Una nube de polvo se dibujó en la curva y a poco se paró un coche oficial negro y enorme flanqueado por cuatro motoristas, seguido de otro un poco más pequeño. De este último, salió un tipo que después sabríamos que era el gobernador civil, acompañado de una señora, la suya, supusimos, sin mantilla pero con un vestido mejor que el de la alcaldesa. Se bajó el chófer del primer vehículo, se apresuró a abrir la puerta de atrás y apareció él, con gafas de sol y uniforme militar, con muchas condecoraciones y un amplio fajín rojo alrededor de la cintura.
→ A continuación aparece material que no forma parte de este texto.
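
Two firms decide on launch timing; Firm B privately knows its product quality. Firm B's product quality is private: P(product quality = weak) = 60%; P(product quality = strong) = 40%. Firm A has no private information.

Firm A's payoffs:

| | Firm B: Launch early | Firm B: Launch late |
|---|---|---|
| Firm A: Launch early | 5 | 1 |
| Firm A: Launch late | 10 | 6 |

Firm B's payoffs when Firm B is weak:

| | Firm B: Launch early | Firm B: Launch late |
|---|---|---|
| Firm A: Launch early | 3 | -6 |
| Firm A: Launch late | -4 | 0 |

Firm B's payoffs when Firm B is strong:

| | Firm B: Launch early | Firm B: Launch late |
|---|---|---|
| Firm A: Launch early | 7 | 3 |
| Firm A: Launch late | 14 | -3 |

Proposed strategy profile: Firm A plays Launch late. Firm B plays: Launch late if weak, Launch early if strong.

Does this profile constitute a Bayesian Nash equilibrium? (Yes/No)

Yes

Firm A plays Launch late: E[Launch late] = 0.6·(6) + 0.4·(10) = 7.6; E[Launch early] = 2.6. Best-responding. ✓
Firm B (product quality weak), facing Launch late: Launch early gives -4, Launch late gives 0. Proposed Launch late is best. ✓
Firm B (product quality strong), facing Launch late: Launch early gives 14, Launch late gives -3. Proposed Launch early is best. ✓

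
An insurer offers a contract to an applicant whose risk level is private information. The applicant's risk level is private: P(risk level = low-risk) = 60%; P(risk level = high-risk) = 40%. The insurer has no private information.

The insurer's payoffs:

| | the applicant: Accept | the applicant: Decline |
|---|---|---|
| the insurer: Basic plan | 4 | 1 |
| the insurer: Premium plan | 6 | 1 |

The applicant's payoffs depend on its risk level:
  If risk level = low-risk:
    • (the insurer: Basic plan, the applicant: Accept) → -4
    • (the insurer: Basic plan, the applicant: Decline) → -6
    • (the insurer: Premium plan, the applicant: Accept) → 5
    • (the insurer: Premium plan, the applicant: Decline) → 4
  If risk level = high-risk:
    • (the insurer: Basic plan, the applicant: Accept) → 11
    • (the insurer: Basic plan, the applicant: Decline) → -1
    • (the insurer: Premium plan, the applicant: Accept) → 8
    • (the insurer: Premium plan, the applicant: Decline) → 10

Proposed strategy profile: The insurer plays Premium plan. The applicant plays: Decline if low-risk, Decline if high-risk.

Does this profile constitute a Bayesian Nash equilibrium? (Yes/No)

A profile is a BNE iff every type of every player is best-responding given beliefs about the other side.
The insurer plays Premium plan: E[Premium plan] = 0.6·(1) + 0.4·(1) = 1; E[Basic plan] = 1. Best-responding. ✓
The applicant (risk level low-risk), facing Premium plan: Accept gives 5, Decline gives 4. Proposed Decline is not best — profitable deviation exists. ✗
The applicant (risk level high-risk), facing Premium plan: Accept gives 8, Decline gives 10. Proposed Decline is best. ✓

No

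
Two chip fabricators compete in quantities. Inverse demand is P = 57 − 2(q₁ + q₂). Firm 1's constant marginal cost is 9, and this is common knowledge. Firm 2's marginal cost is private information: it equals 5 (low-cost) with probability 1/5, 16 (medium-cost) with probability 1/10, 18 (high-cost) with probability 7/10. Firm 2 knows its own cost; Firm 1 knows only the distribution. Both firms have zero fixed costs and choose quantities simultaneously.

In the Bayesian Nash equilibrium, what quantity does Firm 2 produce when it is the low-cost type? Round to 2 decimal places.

8.48

Type-c best response for Firm 2: q₂(c) = (57 − c)/4 − q₁/2.
Firm 1 maximizes expected profit; its first-order condition is 57 − 4q₁ − 2E[q₂] − 9 = 0.
Substituting E[q₂] and solving: E[c₂] = 15.2, so q₁ = (57 − 2·9 + 15.2)/6 = 9.03333.
q₂(low-cost) = (57 − 5 − 2·9.03333)/4 = 8.48333.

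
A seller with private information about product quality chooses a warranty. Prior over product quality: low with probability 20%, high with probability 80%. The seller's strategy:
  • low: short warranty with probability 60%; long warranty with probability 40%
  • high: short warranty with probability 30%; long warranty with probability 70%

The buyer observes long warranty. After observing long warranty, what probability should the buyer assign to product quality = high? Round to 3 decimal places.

P(long warranty) = 0.2·0.4 + 0.8·0.7 = 0.64
P(high | long warranty) = (0.8·0.7) / 0.64 = 0.56 / 0.64 = 0.875

0.875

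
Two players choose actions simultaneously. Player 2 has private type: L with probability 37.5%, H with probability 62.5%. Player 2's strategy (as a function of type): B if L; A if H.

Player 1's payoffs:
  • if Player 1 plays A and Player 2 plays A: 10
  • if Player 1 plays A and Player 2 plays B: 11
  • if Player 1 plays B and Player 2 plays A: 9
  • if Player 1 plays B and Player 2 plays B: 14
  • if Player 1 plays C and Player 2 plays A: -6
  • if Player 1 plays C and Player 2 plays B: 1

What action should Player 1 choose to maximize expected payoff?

B

Compute Player 1's expected payoff for each action, taking the expectation over Player 2's type.
E[A] = 0.375·(11) + 0.625·(10) = 10.375
E[B] = 0.375·(14) + 0.625·(9) = 10.875
E[C] = 0.375·(1) + 0.625·(-6) = -3.375
Best response: B (10.875 is the largest).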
El alcalde, sudando de los nervios y del calor, se acercó a saludarle muy obsequioso, mientras los falangistas levantaban el brazo como un solo hombre. El objeto de tantas atenciones saludó, cogió unos papeles que le tendía el chófer y soltó un discurso con voz atiplada sobre los indudables beneficios que el pantano iba a traer a la comarca y a la provincia, así como a España entera. Una vez terminado, el cura se acercó a la obra de ingeniería con el monaguillo y roció abundamentemente con agua bendita a los concurrentes.

Fue entonces cuando el alcalde hizo una seña disimulada a la banda. El Lorenzo se puso en posición, alzó la mano y empezaron a oírse unos acordes.

Nos miramos todos, desconcertados. Al principio podía parecer un pasodoble, pero luego no nos cupo duda. Durante un rato, nos llegó la alegre melodía que cantaba las virtudes de aquella vaca lechera que no era una vaca cualquiera, porque daba leche merengada, tolón, tolón. Dos niñas se cogieron de la mano y se pusieron a bailar. Los falangistas se miraban, entre incómodos e iracundos. El alcalde estaba más blanco que la leche de la famosa vaca, su mujer en cambio estaba roja como un tomate y se abanicaba con furia. El gobernador civil ponía cara de circunstancias y el objeto del homenaje se mantenía impasible tras sus gafas oscuras.

Al acabar la melodía, el Lorenzo levantó de nuevo la mano, dispuesto a acometer otra pieza, pero el alcalde, furioso, se la bajó de un golpe. Se hizo el silencio. Todas las miradas estaban puestas en Franco, que se mantenía inmóvil. Pasaron unos cuantos segundos, largos como horas. Luego, el caudillo hizo un vago gesto de despedida y entró en su coche. El gobernador civil y su señora hicieron lo propio y un momento más tarde se habían transformado en una nube de polvo que se perdía en el horizonte.

El alcalde se quitó el sombrero, sudando más que nunca y miró con rabia al Lorenzo. “Ya hablaremos de esto”, amenazó, mientras se ponía en camino en dirección contraria a la nube de polvo, seguido por su señora, que trataba de quitarse la mantilla que se le venía a la cara. Tras ellos, encabezado por el cura y el monaguillo, marchaba el resto del comité de recepción. Los falangistas iban ceñudos, murmurando algo sobre blandura y aceite de ricino.

La banda se disolvió y cada uno se marchó para su casa, el Antonio rodando el bombo, el Sebas con cara de inocencia, la Pepa mascullando que a ver si podía terminar la comida de una vez, si es que su madre no había hecho ninguna barbaridad en la cocina. El Lorenzo iba tarareando la cancioncita, no muy impresionado, al parecer, por la amenaza del alcalde.

La verdad es que nunca llegó a hablar con él. Bastante preocupado estaba el alcalde para acordarse de la conversación pendiente. Cada vez que iba hacia el ayuntamiento, se quedaba mirando de reojo a la oficina de telégrafos, conteniendo la respiración hasta que pasaba de largo. Una semana después, salió el telegrafista con cara de funeral y le tendió un telegrama. El alcalde lo leyó, se le contagió la cara de funeral y aquella misma tarde se fue para la capital de la provincia. No hizo comentarios, ni a la ida ni a la vuelta. Pero total, ya daba lo mismo, porque a partir del día siguiente el boticario pasó a ser el alcalde del pueblo.

El Lorenzo, por su parte, siguió tarareando cada vez que pasaba por la plaza, mientras nosotros, desde el bar del Germán, disimulábamos la risa.